Procesiones

Cuando iba a catequesis a La Merced, el cura nos decía que Jesús estaba en el silencio del sagrario o en la calle. El sagrario es un lugar donde hay una luz que nunca se apaga, una velita de cera, o eléctrica, de baile intermitente. La vela se mueve, cabecea, achica su pabilo, vuelve a encenderse. Cuando iba ahí, yo no escuchaba nada. Solamente mi cuerpo respirando. Salía a la calle y todo me parecía nuevo. Los sonidos, los colores, la gente y sus caras hermosas, con sus ceños cruzados, con sus pasos descuajeringados, con sus olores a lana recién sacada de los roperos. Los palos borrachos florecidos y las flores en la vereda de la avenida, pegoteadas por las pisadas.

La Virgen de La Merced venía a quedarse en casa unas horas cuando había procesión, porque teníamos el contacto de la vecina que trabajaba en la iglesia. Le poníamos flores, agua y después se iba a otra casa.

La Virgen de Guadalupe es antigua. Íbamos a la procesión pasada la siesta, para volver de noche. Las luces de la Basílica se encendían y todo estaba lleno de misterio, incluso las palabras. El “camarín de la Virgen”, por ejemplo, con el mismo nombre que el lugar donde los actores se preparan para actuar. Yo me imaginaba a la virgen en su tocador dorado, rodeada de maquillajes, peinándose el pelo crespo, negro, largo, medio desnuda. Se le hacía la hora de tanto estar en el espejo, se envolvía en el manto, apurada, y alguien le chantaba la corona antes de ubicarse como estatua en el pedestal durante todo un día.

Desde afuera de la Basílica entrábamos por oleadas. Íbamos por un pasillo, bajábamos por otro, a paso de hormiga. Se podía oler a todos muy cerca: el olor de la basura quemada en la ropa y en el pelo, los perfumes caros que eran frescos y exóticos, los perfumes baratos que drogaban la boca del estómago y daban sueño, la punzada olorosa de los sobacos. Se escuchaban rezos, cuchicheos de las familias, pedidos de los niños para ir al baño, la protestadera porque había que abandonar y no volver al camarín hasta el año siguiente.

A los que subían de rodillas se les hacía un pequeño blanco alrededor. Iban pegados a una pared o a la baranda. Se los veía idos, reconcentrados. Cuando les sacaban fotos para el diario, ellos se extrañaban, como si hubieran estado en otro mundo. Las familias iban cargadas con ramos de flores de los jardines, panes, fotos y estampitas, pañuelos y medallas. Todo iba a quedar a los pies o alrededor de Guadalupe, o era alzado con las manos, lo más alto posible, para que Guadalupe bendijera.

Una vez llegados arriba, corría aire. Pero se podía estar poco, los curas controlaban con sus relojes. Si alguien se demoraba, se escuchaban protestas y abucheos. A veces había un atasco, como un coágulo en una arteria: ¡alguien descompuesto! Y subían enfermeros a llevárselo, y había apretujones, traspié de viejos, niños perdidos.

A la salida, un mundo de gente. Seminaristas y monjas riéndose y cuchicheando, las guitarras en los centros de grupos juveniles, a los gritos limpios.

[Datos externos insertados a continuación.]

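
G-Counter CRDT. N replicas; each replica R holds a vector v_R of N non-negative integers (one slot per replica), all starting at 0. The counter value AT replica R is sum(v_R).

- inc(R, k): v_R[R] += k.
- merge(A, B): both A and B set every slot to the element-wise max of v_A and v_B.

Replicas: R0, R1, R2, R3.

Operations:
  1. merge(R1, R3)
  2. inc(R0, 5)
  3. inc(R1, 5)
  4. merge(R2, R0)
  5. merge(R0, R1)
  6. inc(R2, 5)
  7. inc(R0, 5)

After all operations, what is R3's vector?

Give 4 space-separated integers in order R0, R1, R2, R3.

Op 1: merge R1<->R3 -> R1=(0,0,0,0) R3=(0,0,0,0)
Op 2: inc R0 by 5 -> R0=(5,0,0,0) value=5
Op 3: inc R1 by 5 -> R1=(0,5,0,0) value=5
Op 4: merge R2<->R0 -> R2=(5,0,0,0) R0=(5,0,0,0)
Op 5: merge R0<->R1 -> R0=(5,5,0,0) R1=(5,5,0,0)
Op 6: inc R2 by 5 -> R2=(5,0,5,0) value=10
Op 7: inc R0 by 5 -> R0=(10,5,0,0) value=15

Answer: 0 0 0 0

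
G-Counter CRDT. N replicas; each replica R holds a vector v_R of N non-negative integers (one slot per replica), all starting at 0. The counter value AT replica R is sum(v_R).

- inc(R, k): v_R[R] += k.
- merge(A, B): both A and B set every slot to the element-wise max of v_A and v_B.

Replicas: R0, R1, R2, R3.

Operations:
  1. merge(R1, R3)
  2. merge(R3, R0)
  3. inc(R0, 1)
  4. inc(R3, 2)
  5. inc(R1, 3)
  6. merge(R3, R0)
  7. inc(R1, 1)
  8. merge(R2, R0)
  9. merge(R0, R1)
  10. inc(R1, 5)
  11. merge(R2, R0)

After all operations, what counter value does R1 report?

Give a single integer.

Answer: 12

Derivation:
Op 1: merge R1<->R3 -> R1=(0,0,0,0) R3=(0,0,0,0)
Op 2: merge R3<->R0 -> R3=(0,0,0,0) R0=(0,0,0,0)
Op 3: inc R0 by 1 -> R0=(1,0,0,0) value=1
Op 4: inc R3 by 2 -> R3=(0,0,0,2) value=2
Op 5: inc R1 by 3 -> R1=(0,3,0,0) value=3
Op 6: merge R3<->R0 -> R3=(1,0,0,2) R0=(1,0,0,2)
Op 7: inc R1 by 1 -> R1=(0,4,0,0) value=4
Op 8: merge R2<->R0 -> R2=(1,0,0,2) R0=(1,0,0,2)
Op 9: merge R0<->R1 -> R0=(1,4,0,2) R1=(1,4,0,2)
Op 10: inc R1 by 5 -> R1=(1,9,0,2) value=12
Op 11: merge R2<->R0 -> R2=(1,4,0,2) R0=(1,4,0,2)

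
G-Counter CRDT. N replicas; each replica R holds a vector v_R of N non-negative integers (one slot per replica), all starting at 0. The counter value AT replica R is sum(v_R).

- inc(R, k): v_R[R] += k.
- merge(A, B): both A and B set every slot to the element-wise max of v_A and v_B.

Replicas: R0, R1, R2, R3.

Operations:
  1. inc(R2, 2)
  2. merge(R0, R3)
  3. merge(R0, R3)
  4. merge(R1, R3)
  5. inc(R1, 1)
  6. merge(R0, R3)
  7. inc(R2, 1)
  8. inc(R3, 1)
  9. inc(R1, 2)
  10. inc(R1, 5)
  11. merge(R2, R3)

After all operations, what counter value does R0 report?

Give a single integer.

Answer: 0

Derivation:
Op 1: inc R2 by 2 -> R2=(0,0,2,0) value=2
Op 2: merge R0<->R3 -> R0=(0,0,0,0) R3=(0,0,0,0)
Op 3: merge R0<->R3 -> R0=(0,0,0,0) R3=(0,0,0,0)
Op 4: merge R1<->R3 -> R1=(0,0,0,0) R3=(0,0,0,0)
Op 5: inc R1 by 1 -> R1=(0,1,0,0) value=1
Op 6: merge R0<->R3 -> R0=(0,0,0,0) R3=(0,0,0,0)
Op 7: inc R2 by 1 -> R2=(0,0,3,0) value=3
Op 8: inc R3 by 1 -> R3=(0,0,0,1) value=1
Op 9: inc R1 by 2 -> R1=(0,3,0,0) value=3
Op 10: inc R1 by 5 -> R1=(0,8,0,0) value=8
Op 11: merge R2<->R3 -> R2=(0,0,3,1) R3=(0,0,3,1)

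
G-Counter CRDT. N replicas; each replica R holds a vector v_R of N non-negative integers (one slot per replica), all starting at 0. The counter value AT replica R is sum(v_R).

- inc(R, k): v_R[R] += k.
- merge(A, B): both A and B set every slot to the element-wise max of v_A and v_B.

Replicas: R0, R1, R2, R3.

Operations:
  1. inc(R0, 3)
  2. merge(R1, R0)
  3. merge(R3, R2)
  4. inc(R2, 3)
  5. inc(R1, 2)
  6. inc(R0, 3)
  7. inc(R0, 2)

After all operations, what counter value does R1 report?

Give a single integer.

Op 1: inc R0 by 3 -> R0=(3,0,0,0) value=3
Op 2: merge R1<->R0 -> R1=(3,0,0,0) R0=(3,0,0,0)
Op 3: merge R3<->R2 -> R3=(0,0,0,0) R2=(0,0,0,0)
Op 4: inc R2 by 3 -> R2=(0,0,3,0) value=3
Op 5: inc R1 by 2 -> R1=(3,2,0,0) value=5
Op 6: inc R0 by 3 -> R0=(6,0,0,0) value=6
Op 7: inc R0 by 2 -> R0=(8,0,0,0) value=8

Answer: 5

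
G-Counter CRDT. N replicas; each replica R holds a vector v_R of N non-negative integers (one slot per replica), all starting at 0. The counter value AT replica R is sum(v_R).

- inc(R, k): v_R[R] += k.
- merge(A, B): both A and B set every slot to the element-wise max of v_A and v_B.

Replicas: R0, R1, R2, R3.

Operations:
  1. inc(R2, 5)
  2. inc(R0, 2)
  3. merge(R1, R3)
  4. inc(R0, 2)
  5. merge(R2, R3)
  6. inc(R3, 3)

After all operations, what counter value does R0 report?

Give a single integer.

Op 1: inc R2 by 5 -> R2=(0,0,5,0) value=5
Op 2: inc R0 by 2 -> R0=(2,0,0,0) value=2
Op 3: merge R1<->R3 -> R1=(0,0,0,0) R3=(0,0,0,0)
Op 4: inc R0 by 2 -> R0=(4,0,0,0) value=4
Op 5: merge R2<->R3 -> R2=(0,0,5,0) R3=(0,0,5,0)
Op 6: inc R3 by 3 -> R3=(0,0,5,3) value=8

Answer: 4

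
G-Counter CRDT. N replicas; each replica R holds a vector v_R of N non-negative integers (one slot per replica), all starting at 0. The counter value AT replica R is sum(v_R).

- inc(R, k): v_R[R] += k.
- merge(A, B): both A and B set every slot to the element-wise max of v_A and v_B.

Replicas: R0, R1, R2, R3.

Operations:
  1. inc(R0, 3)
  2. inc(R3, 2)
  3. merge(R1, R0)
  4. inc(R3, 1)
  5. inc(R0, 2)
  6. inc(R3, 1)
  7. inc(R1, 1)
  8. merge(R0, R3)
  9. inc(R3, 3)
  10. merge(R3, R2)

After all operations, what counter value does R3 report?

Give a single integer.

Answer: 12

Derivation:
Op 1: inc R0 by 3 -> R0=(3,0,0,0) value=3
Op 2: inc R3 by 2 -> R3=(0,0,0,2) value=2
Op 3: merge R1<->R0 -> R1=(3,0,0,0) R0=(3,0,0,0)
Op 4: inc R3 by 1 -> R3=(0,0,0,3) value=3
Op 5: inc R0 by 2 -> R0=(5,0,0,0) value=5
Op 6: inc R3 by 1 -> R3=(0,0,0,4) value=4
Op 7: inc R1 by 1 -> R1=(3,1,0,0) value=4
Op 8: merge R0<->R3 -> R0=(5,0,0,4) R3=(5,0,0,4)
Op 9: inc R3 by 3 -> R3=(5,0,0,7) value=12
Op 10: merge R3<->R2 -> R3=(5,0,0,7) R2=(5,0,0,7)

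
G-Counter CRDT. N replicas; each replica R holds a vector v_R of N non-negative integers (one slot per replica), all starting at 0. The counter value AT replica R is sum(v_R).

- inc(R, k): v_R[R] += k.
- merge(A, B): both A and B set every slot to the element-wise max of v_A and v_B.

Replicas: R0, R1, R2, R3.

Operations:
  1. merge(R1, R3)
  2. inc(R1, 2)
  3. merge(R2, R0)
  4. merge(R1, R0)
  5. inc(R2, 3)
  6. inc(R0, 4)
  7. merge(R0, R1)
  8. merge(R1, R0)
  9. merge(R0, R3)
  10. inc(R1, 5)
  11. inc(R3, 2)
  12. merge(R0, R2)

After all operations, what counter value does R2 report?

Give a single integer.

Answer: 9

Derivation:
Op 1: merge R1<->R3 -> R1=(0,0,0,0) R3=(0,0,0,0)
Op 2: inc R1 by 2 -> R1=(0,2,0,0) value=2
Op 3: merge R2<->R0 -> R2=(0,0,0,0) R0=(0,0,0,0)
Op 4: merge R1<->R0 -> R1=(0,2,0,0) R0=(0,2,0,0)
Op 5: inc R2 by 3 -> R2=(0,0,3,0) value=3
Op 6: inc R0 by 4 -> R0=(4,2,0,0) value=6
Op 7: merge R0<->R1 -> R0=(4,2,0,0) R1=(4,2,0,0)
Op 8: merge R1<->R0 -> R1=(4,2,0,0) R0=(4,2,0,0)
Op 9: merge R0<->R3 -> R0=(4,2,0,0) R3=(4,2,0,0)
Op 10: inc R1 by 5 -> R1=(4,7,0,0) value=11
Op 11: inc R3 by 2 -> R3=(4,2,0,2) value=8
Op 12: merge R0<->R2 -> R0=(4,2,3,0) R2=(4,2,3,0)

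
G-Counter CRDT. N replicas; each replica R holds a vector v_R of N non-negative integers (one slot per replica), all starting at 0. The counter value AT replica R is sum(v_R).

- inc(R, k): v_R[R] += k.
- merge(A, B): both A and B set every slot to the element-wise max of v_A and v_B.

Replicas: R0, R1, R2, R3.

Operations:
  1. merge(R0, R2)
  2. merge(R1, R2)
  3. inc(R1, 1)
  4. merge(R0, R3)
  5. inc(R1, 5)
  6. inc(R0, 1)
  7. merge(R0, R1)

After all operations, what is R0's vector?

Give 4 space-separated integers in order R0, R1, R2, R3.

Op 1: merge R0<->R2 -> R0=(0,0,0,0) R2=(0,0,0,0)
Op 2: merge R1<->R2 -> R1=(0,0,0,0) R2=(0,0,0,0)
Op 3: inc R1 by 1 -> R1=(0,1,0,0) value=1
Op 4: merge R0<->R3 -> R0=(0,0,0,0) R3=(0,0,0,0)
Op 5: inc R1 by 5 -> R1=(0,6,0,0) value=6
Op 6: inc R0 by 1 -> R0=(1,0,0,0) value=1
Op 7: merge R0<->R1 -> R0=(1,6,0,0) R1=(1,6,0,0)

Answer: 1 6 0 0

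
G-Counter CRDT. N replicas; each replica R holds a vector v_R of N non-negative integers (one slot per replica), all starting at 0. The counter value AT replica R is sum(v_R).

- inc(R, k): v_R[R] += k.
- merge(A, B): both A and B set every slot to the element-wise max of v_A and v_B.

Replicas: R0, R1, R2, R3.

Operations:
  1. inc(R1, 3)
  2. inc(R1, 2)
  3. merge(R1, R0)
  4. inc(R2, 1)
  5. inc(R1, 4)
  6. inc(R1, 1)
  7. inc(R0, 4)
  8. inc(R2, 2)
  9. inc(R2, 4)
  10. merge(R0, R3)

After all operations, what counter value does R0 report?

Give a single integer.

Answer: 9

Derivation:
Op 1: inc R1 by 3 -> R1=(0,3,0,0) value=3
Op 2: inc R1 by 2 -> R1=(0,5,0,0) value=5
Op 3: merge R1<->R0 -> R1=(0,5,0,0) R0=(0,5,0,0)
Op 4: inc R2 by 1 -> R2=(0,0,1,0) value=1
Op 5: inc R1 by 4 -> R1=(0,9,0,0) value=9
Op 6: inc R1 by 1 -> R1=(0,10,0,0) value=10
Op 7: inc R0 by 4 -> R0=(4,5,0,0) value=9
Op 8: inc R2 by 2 -> R2=(0,0,3,0) value=3
Op 9: inc R2 by 4 -> R2=(0,0,7,0) value=7
Op 10: merge R0<->R3 -> R0=(4,5,0,0) R3=(4,5,0,0)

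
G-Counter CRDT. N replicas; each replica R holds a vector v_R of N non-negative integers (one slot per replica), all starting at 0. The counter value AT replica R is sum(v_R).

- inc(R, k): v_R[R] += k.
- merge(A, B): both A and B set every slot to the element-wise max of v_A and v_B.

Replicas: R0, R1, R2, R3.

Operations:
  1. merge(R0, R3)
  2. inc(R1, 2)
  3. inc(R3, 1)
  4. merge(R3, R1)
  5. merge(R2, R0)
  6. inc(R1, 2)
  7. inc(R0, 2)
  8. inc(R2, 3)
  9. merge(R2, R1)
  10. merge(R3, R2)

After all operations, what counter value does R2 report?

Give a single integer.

Answer: 8

Derivation:
Op 1: merge R0<->R3 -> R0=(0,0,0,0) R3=(0,0,0,0)
Op 2: inc R1 by 2 -> R1=(0,2,0,0) value=2
Op 3: inc R3 by 1 -> R3=(0,0,0,1) value=1
Op 4: merge R3<->R1 -> R3=(0,2,0,1) R1=(0,2,0,1)
Op 5: merge R2<->R0 -> R2=(0,0,0,0) R0=(0,0,0,0)
Op 6: inc R1 by 2 -> R1=(0,4,0,1) value=5
Op 7: inc R0 by 2 -> R0=(2,0,0,0) value=2
Op 8: inc R2 by 3 -> R2=(0,0,3,0) value=3
Op 9: merge R2<->R1 -> R2=(0,4,3,1) R1=(0,4,3,1)
Op 10: merge R3<->R2 -> R3=(0,4,3,1) R2=(0,4,3,1)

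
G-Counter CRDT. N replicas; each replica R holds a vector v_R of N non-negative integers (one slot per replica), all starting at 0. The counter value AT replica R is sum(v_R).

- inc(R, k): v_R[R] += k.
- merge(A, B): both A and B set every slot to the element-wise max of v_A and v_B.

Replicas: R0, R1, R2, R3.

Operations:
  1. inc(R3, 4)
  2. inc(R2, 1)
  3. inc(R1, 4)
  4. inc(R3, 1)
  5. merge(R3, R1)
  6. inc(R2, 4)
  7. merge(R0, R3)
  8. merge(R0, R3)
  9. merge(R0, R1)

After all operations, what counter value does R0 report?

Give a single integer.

Op 1: inc R3 by 4 -> R3=(0,0,0,4) value=4
Op 2: inc R2 by 1 -> R2=(0,0,1,0) value=1
Op 3: inc R1 by 4 -> R1=(0,4,0,0) value=4
Op 4: inc R3 by 1 -> R3=(0,0,0,5) value=5
Op 5: merge R3<->R1 -> R3=(0,4,0,5) R1=(0,4,0,5)
Op 6: inc R2 by 4 -> R2=(0,0,5,0) value=5
Op 7: merge R0<->R3 -> R0=(0,4,0,5) R3=(0,4,0,5)
Op 8: merge R0<->R3 -> R0=(0,4,0,5) R3=(0,4,0,5)
Op 9: merge R0<->R1 -> R0=(0,4,0,5) R1=(0,4,0,5)

Answer: 9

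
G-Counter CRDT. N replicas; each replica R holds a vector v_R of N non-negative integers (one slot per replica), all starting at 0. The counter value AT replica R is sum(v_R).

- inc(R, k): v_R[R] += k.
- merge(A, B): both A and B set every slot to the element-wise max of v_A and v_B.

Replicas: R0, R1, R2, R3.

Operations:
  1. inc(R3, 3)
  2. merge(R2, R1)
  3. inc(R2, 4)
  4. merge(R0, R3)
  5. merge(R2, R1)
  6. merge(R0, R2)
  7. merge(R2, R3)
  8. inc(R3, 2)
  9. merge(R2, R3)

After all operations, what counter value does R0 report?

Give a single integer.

Op 1: inc R3 by 3 -> R3=(0,0,0,3) value=3
Op 2: merge R2<->R1 -> R2=(0,0,0,0) R1=(0,0,0,0)
Op 3: inc R2 by 4 -> R2=(0,0,4,0) value=4
Op 4: merge R0<->R3 -> R0=(0,0,0,3) R3=(0,0,0,3)
Op 5: merge R2<->R1 -> R2=(0,0,4,0) R1=(0,0,4,0)
Op 6: merge R0<->R2 -> R0=(0,0,4,3) R2=(0,0,4,3)
Op 7: merge R2<->R3 -> R2=(0,0,4,3) R3=(0,0,4,3)
Op 8: inc R3 by 2 -> R3=(0,0,4,5) value=9
Op 9: merge R2<->R3 -> R2=(0,0,4,5) R3=(0,0,4,5)

Answer: 7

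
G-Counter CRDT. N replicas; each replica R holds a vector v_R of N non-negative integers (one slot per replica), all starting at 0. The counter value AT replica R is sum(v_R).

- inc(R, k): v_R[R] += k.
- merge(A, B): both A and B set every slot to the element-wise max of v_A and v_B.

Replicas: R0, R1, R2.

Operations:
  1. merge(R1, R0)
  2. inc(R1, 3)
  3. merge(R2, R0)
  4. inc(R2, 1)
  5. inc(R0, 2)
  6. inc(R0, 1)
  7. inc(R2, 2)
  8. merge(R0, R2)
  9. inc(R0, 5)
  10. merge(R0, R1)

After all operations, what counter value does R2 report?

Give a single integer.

Answer: 6

Derivation:
Op 1: merge R1<->R0 -> R1=(0,0,0) R0=(0,0,0)
Op 2: inc R1 by 3 -> R1=(0,3,0) value=3
Op 3: merge R2<->R0 -> R2=(0,0,0) R0=(0,0,0)
Op 4: inc R2 by 1 -> R2=(0,0,1) value=1
Op 5: inc R0 by 2 -> R0=(2,0,0) value=2
Op 6: inc R0 by 1 -> R0=(3,0,0) value=3
Op 7: inc R2 by 2 -> R2=(0,0,3) value=3
Op 8: merge R0<->R2 -> R0=(3,0,3) R2=(3,0,3)
Op 9: inc R0 by 5 -> R0=(8,0,3) value=11
Op 10: merge R0<->R1 -> R0=(8,3,3) R1=(8,3,3)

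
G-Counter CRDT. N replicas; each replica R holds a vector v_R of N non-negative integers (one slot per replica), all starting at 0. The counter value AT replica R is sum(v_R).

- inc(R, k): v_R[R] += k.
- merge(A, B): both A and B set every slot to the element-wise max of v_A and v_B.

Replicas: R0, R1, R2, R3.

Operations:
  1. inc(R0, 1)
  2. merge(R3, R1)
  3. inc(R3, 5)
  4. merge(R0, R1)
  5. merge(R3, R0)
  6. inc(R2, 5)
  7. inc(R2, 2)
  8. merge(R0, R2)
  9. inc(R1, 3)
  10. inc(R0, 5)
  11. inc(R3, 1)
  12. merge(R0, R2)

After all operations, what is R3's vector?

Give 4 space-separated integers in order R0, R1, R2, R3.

Op 1: inc R0 by 1 -> R0=(1,0,0,0) value=1
Op 2: merge R3<->R1 -> R3=(0,0,0,0) R1=(0,0,0,0)
Op 3: inc R3 by 5 -> R3=(0,0,0,5) value=5
Op 4: merge R0<->R1 -> R0=(1,0,0,0) R1=(1,0,0,0)
Op 5: merge R3<->R0 -> R3=(1,0,0,5) R0=(1,0,0,5)
Op 6: inc R2 by 5 -> R2=(0,0,5,0) value=5
Op 7: inc R2 by 2 -> R2=(0,0,7,0) value=7
Op 8: merge R0<->R2 -> R0=(1,0,7,5) R2=(1,0,7,5)
Op 9: inc R1 by 3 -> R1=(1,3,0,0) value=4
Op 10: inc R0 by 5 -> R0=(6,0,7,5) value=18
Op 11: inc R3 by 1 -> R3=(1,0,0,6) value=7
Op 12: merge R0<->R2 -> R0=(6,0,7,5) R2=(6,0,7,5)

Answer: 1 0 0 6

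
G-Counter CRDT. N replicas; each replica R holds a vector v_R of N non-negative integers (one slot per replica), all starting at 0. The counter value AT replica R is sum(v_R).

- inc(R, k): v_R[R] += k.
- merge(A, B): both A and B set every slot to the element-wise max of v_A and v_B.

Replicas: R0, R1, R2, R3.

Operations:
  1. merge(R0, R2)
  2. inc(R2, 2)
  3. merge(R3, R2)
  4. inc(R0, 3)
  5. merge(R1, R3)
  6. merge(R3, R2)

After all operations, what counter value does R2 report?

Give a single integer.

Answer: 2

Derivation:
Op 1: merge R0<->R2 -> R0=(0,0,0,0) R2=(0,0,0,0)
Op 2: inc R2 by 2 -> R2=(0,0,2,0) value=2
Op 3: merge R3<->R2 -> R3=(0,0,2,0) R2=(0,0,2,0)
Op 4: inc R0 by 3 -> R0=(3,0,0,0) value=3
Op 5: merge R1<->R3 -> R1=(0,0,2,0) R3=(0,0,2,0)
Op 6: merge R3<->R2 -> R3=(0,0,2,0) R2=(0,0,2,0)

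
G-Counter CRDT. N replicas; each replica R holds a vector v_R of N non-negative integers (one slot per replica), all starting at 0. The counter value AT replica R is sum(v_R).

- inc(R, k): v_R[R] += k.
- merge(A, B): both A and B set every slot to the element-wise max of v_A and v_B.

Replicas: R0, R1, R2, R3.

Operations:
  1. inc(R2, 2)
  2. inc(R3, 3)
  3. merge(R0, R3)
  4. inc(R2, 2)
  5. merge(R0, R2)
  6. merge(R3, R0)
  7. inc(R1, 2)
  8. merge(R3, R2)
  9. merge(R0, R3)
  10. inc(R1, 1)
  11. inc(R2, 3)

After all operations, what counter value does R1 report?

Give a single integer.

Answer: 3

Derivation:
Op 1: inc R2 by 2 -> R2=(0,0,2,0) value=2
Op 2: inc R3 by 3 -> R3=(0,0,0,3) value=3
Op 3: merge R0<->R3 -> R0=(0,0,0,3) R3=(0,0,0,3)
Op 4: inc R2 by 2 -> R2=(0,0,4,0) value=4
Op 5: merge R0<->R2 -> R0=(0,0,4,3) R2=(0,0,4,3)
Op 6: merge R3<->R0 -> R3=(0,0,4,3) R0=(0,0,4,3)
Op 7: inc R1 by 2 -> R1=(0,2,0,0) value=2
Op 8: merge R3<->R2 -> R3=(0,0,4,3) R2=(0,0,4,3)
Op 9: merge R0<->R3 -> R0=(0,0,4,3) R3=(0,0,4,3)
Op 10: inc R1 by 1 -> R1=(0,3,0,0) value=3
Op 11: inc R2 by 3 -> R2=(0,0,7,3) value=10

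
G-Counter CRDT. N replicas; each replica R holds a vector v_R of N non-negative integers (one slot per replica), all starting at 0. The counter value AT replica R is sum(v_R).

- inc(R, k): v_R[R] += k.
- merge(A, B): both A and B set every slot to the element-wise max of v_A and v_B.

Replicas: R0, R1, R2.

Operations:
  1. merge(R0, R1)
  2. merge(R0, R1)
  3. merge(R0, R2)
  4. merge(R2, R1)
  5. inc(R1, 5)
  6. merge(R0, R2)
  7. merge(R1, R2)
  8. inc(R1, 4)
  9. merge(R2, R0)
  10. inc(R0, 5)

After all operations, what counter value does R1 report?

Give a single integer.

Op 1: merge R0<->R1 -> R0=(0,0,0) R1=(0,0,0)
Op 2: merge R0<->R1 -> R0=(0,0,0) R1=(0,0,0)
Op 3: merge R0<->R2 -> R0=(0,0,0) R2=(0,0,0)
Op 4: merge R2<->R1 -> R2=(0,0,0) R1=(0,0,0)
Op 5: inc R1 by 5 -> R1=(0,5,0) value=5
Op 6: merge R0<->R2 -> R0=(0,0,0) R2=(0,0,0)
Op 7: merge R1<->R2 -> R1=(0,5,0) R2=(0,5,0)
Op 8: inc R1 by 4 -> R1=(0,9,0) value=9
Op 9: merge R2<->R0 -> R2=(0,5,0) R0=(0,5,0)
Op 10: inc R0 by 5 -> R0=(5,5,0) value=10

Answer: 9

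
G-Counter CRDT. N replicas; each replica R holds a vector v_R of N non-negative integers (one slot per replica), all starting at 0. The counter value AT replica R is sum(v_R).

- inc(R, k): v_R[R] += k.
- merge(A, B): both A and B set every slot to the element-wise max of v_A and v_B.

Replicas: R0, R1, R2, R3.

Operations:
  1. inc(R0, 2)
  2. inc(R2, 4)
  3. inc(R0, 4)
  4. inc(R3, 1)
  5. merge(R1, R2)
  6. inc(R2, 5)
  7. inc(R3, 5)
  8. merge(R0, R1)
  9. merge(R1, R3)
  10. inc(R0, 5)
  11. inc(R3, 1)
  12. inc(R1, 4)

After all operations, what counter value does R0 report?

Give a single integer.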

Puestos con torres de sándwiches de milanesas, vasos de gaseosas volcados, manzanas rojas con caramelo y pororó, cubanitos. Chicos pidiendo y robando de los bolsillos. El señor sin piernas y con zapatos en sus manos, sentado sobre sus propias caderas en el cordón, tomando cerveza.

La procesión lenta de las venas de la basílica, entrando y saliendo. La última vez que fui, vi estatuas humanas vestidas de vírgenes, cambiando de postura con cada billete. El cielo celeste se apagaba al fondo, la humedad de la laguna apaciguaba el gentío.